Thank you so very much!
And last point, is you should work towards driving one handed to be a better driver, able to use your whip effectively. With the two-hand rein hold, whip in right hand, you release the right rein tension each time you use the whip. You are dropping your horse, no support on the right side rein. Horse can’t be consistant if you are not helping him with your inconsistant rein signals. Seriously, you can’t use the whip, keep that right rein in place at the same time. With any one-hand rein hold, you ARE able to use the whip without affecting the horse and rein contact.
Thank you, this is the second time someone has suggested learning to drive one handed and its advice I’m going to take. I can clearly see the value now. I am still learning about contact with my horse, had another revelation yesterday about my level of contact.
When we first set out learning to drive, my horse was coming out of a bad riding history and one of his major vices was napping. He also had an extremely light mouth. Forgiving, but light. In our early work he essentially trained me to to drive with consistent but featherweight contact. In our very early work this was ok because we weren’t doing much, and mostly in straight lines and huge ovals.
Since moving on to a nimble 4wheeler, and graduating to driving figures, etc. as the patterns became more complex and turns smaller, I started loosing my horse in the corners. This has been frustrating for us both for the last few weeks.
The last couple of drives, and especially yesterday, I’ve been taking a bit of a firmer contact, which my horse has been relaxing into finally (not something he would have done 6 months ago, he would have taken the excuse to balk repeatedly). He’s finally becoming consistently responsive to my voice to go on, and the firmer contact is helping me realize that I had been throwing away my outside rein in turns!

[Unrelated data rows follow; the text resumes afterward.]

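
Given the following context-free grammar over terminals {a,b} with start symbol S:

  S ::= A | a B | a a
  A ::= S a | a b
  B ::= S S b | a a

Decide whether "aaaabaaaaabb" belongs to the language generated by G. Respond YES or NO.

Convert to CNF:
  S -> S T0 | T0 B | T0 T0 | T0 T1
  A -> S T0 | T0 T1
  B -> S X2 | T0 T0
  T0 -> a
  T1 -> b
  X2 -> S T1

CYK table (by increasing span):
  T[0,0] 'a' = {T0}  orig:{}
  T[1,1] 'a' = {T0}  orig:{}
  T[2,2] 'a' = {T0}  orig:{}
  T[3,3] 'a' = {T0}  orig:{}
  T[4,4] 'b' = {T1}  orig:{}
  T[5,5] 'a' = {T0}  orig:{}
  T[6,6] 'a' = {T0}  orig:{}
  T[7,7] 'a' = {T0}  orig:{}
  T[8,8] 'a' = {T0}  orig:{}
  T[9,9] 'a' = {T0}  orig:{}
  T[10,10] 'b' = {T1}  orig:{}
  T[11,11] 'b' = {T1}  orig:{}
  T[0,1] 'aa' = {B,S}
  T[1,2] 'aa' = {B,S}
  T[2,3] 'aa' = {B,S}
  T[3,4] 'ab' = {A,S}
  T[4,5] 'ba' = ∅
  T[5,6] 'aa' = {B,S}
  T[6,7] 'aa' = {B,S}
  T[7,8] 'aa' = {B,S}
  T[8,9] 'aa' = {B,S}
  T[9,10] 'ab' = {A,S}
  T[10,11] 'bb' = ∅
  T[0,2] 'aaa' = {A,S}
  T[1,3] 'aaa' = {A,S}
  T[2,4] 'aab' = {X2}  orig:{}
  T[3,5] 'aba' = {A,S}
  T[4,6] 'baa' = ∅
  T[5,7] 'aaa' = {A,S}
  T[6,8] 'aaa' = {A,S}
  T[7,9] 'aaa' = {A,S}
  T[8,10] 'aab' = {X2}  orig:{}
  T[9,11] 'abb' = {X2}  orig:{}
  T[0,3] 'aaaa' = {A,S}
  T[1,4] 'aaab' = {X2}  orig:{}
  T[2,5] 'aaba' = ∅
  T[3,6] 'abaa' = {A,S}
  T[4,7] 'baaa' = ∅
  T[5,8] 'aaaa' = {A,S}
  T[6,9] 'aaaa' = {A,S}
  T[7,10] 'aaab' = {X2}  orig:{}
  T[8,11] 'aabb' = ∅
  T[0,4] 'aaaab' = {B,X2}  orig:{B}
  T[1,5] 'aaaba' = ∅
  T[2,6] 'aabaa' = ∅
  T[3,7] 'abaaa' = {A,S}
  T[4,8] 'baaaa' = ∅
  T[5,9] 'aaaaa' = {A,S}
  T[6,10] 'aaaab' = {B,X2}  orig:{B}
  T[7,11] 'aaabb' = {B}
  T[0,5] 'aaaaba' = ∅
  T[1,6] 'aaabaa' = ∅
  T[2,7] 'aabaaa' = ∅
  T[3,8] 'abaaaa' = {A,S}
  T[4,9] 'baaaaa' = ∅
  T[5,10] 'aaaaab' = {B,S,X2}  orig:{B,S}
  T[6,11] 'aaaabb' = {B,S}
  T[0,6] 'aaaabaa' = ∅
  T[1,7] 'aaabaaa' = ∅
  T[2,8] 'aabaaaa' = ∅
  T[3,9] 'abaaaaa' = {A,S}
  T[4,10] 'baaaaab' = ∅
  T[5,11] 'aaaaabb' = {B,S,X2}  orig:{B,S}
  T[0,7] 'aaaabaaa' = ∅
  T[1,8] 'aaabaaaa' = ∅
  T[2,9] 'aabaaaaa' = ∅
  T[3,10] 'abaaaaab' = {B,X2}  orig:{B}
  T[4,11] 'baaaaabb' = ∅
  T[0,8] 'aaaabaaaa' = ∅
  T[1,9] 'aaabaaaaa' = ∅
  T[2,10] 'aabaaaaab' = {S}
  T[3,11] 'abaaaaabb' = {B}
  T[0,9] 'aaaabaaaaa' = ∅
  T[1,10] 'aaabaaaaab' = {B}
  T[2,11] 'aabaaaaabb' = {S,X2}  orig:{S}
  T[0,10] 'aaaabaaaaab' = {B,S}
  T[1,11] 'aaabaaaaabb' = ∅
  T[0,11] 'aaaabaaaaabb' = {B,X2}  orig:{B}

S ∉ T[0,11] ⇒ NO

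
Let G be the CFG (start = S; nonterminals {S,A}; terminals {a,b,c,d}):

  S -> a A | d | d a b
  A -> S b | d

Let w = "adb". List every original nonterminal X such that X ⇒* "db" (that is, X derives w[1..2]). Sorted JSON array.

CNF form of G:
  S -> T1 A | T2 X3 | d
  A -> S T0 | d
  T0 -> b
  T1 -> a
  T2 -> d
  X3 -> T1 T0

CYK fill, restricted to cells inside w[1..2]:
  T[1,1] 'd' = {A,S,T2}  orig:{A,S}
  T[2,2] 'b' = {T0}  orig:{}
  T[1,2] 'db' = {A}

Original NTs in T[1,2] deriving "db": ["A"]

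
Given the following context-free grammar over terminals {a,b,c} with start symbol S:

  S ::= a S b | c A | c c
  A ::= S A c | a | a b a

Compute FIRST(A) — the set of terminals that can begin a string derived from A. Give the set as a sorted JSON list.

FIRST sets, iterate to fixpoint:
iter 1:
  A via A→a: +{a}
  S via S→a S b: +{a}
  S via S→c A: +{c}
  S: {a,c}  A: {a}
iter 2:
  A via A→S A c: +{c}
  S: {a,c}  A: {a,c}
iter 3: done
  S: {a,c}  A: {a,c}

FIRST(A) = ["a", "c"]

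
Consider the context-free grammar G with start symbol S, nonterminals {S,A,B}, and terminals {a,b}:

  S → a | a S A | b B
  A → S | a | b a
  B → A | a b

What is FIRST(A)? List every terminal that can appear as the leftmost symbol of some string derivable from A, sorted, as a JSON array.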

Horse may be doing the tail thing BECAUSE you are using the whip AND throwing one side rein away.
Its amazing how right you are and how you picked up on something that I’d been struggling with and didn’t even realize it.
Have you been able to get any driving lessons with a trainer? Sounds like you may need some outside eyes to critque your form, catch problems you may not be aware of doing. It is HARD to do things on your own, so a few lessons now and again will catch us with incorrect posture, form or actions in driving. That rein release is a FRACTION of time, but horse sure feels it when you use the whip! Could be some other stuff happening as well, combination of little things, that affect the whole picture.
I have taken lessons on other people’s trained horses. I’ve had driving friends come help me, but nothing as advanced as contact and how to drive turns, etc. I’m now looking for a trainer that will come out to where I board since I don’t have a truck or trailer. I’ve gotten a few leads so hope to make some contacts soon.
I am guessing here, but have had the rein release demo’d many times with beginner drivers, drivers from breed showing using the two-handed method and carry the whip with the rein. Changing the rein hold to a one-hand method helps, whip only in other hand, even if it takes a while to get comfortable with using daily. Perhaps using the tail holder for awhile, as you modify the other stuff, will help break the habit as horse is not so frustrated.
Thank you so much. I’m going to start experimenting with a one handed rein hold on each drive and slowly work towards becoming comfortable with it.
I can’t thank you enough, I had no idea how related all these issues were and you saw right to the heart of it all. I can’t thank you enough!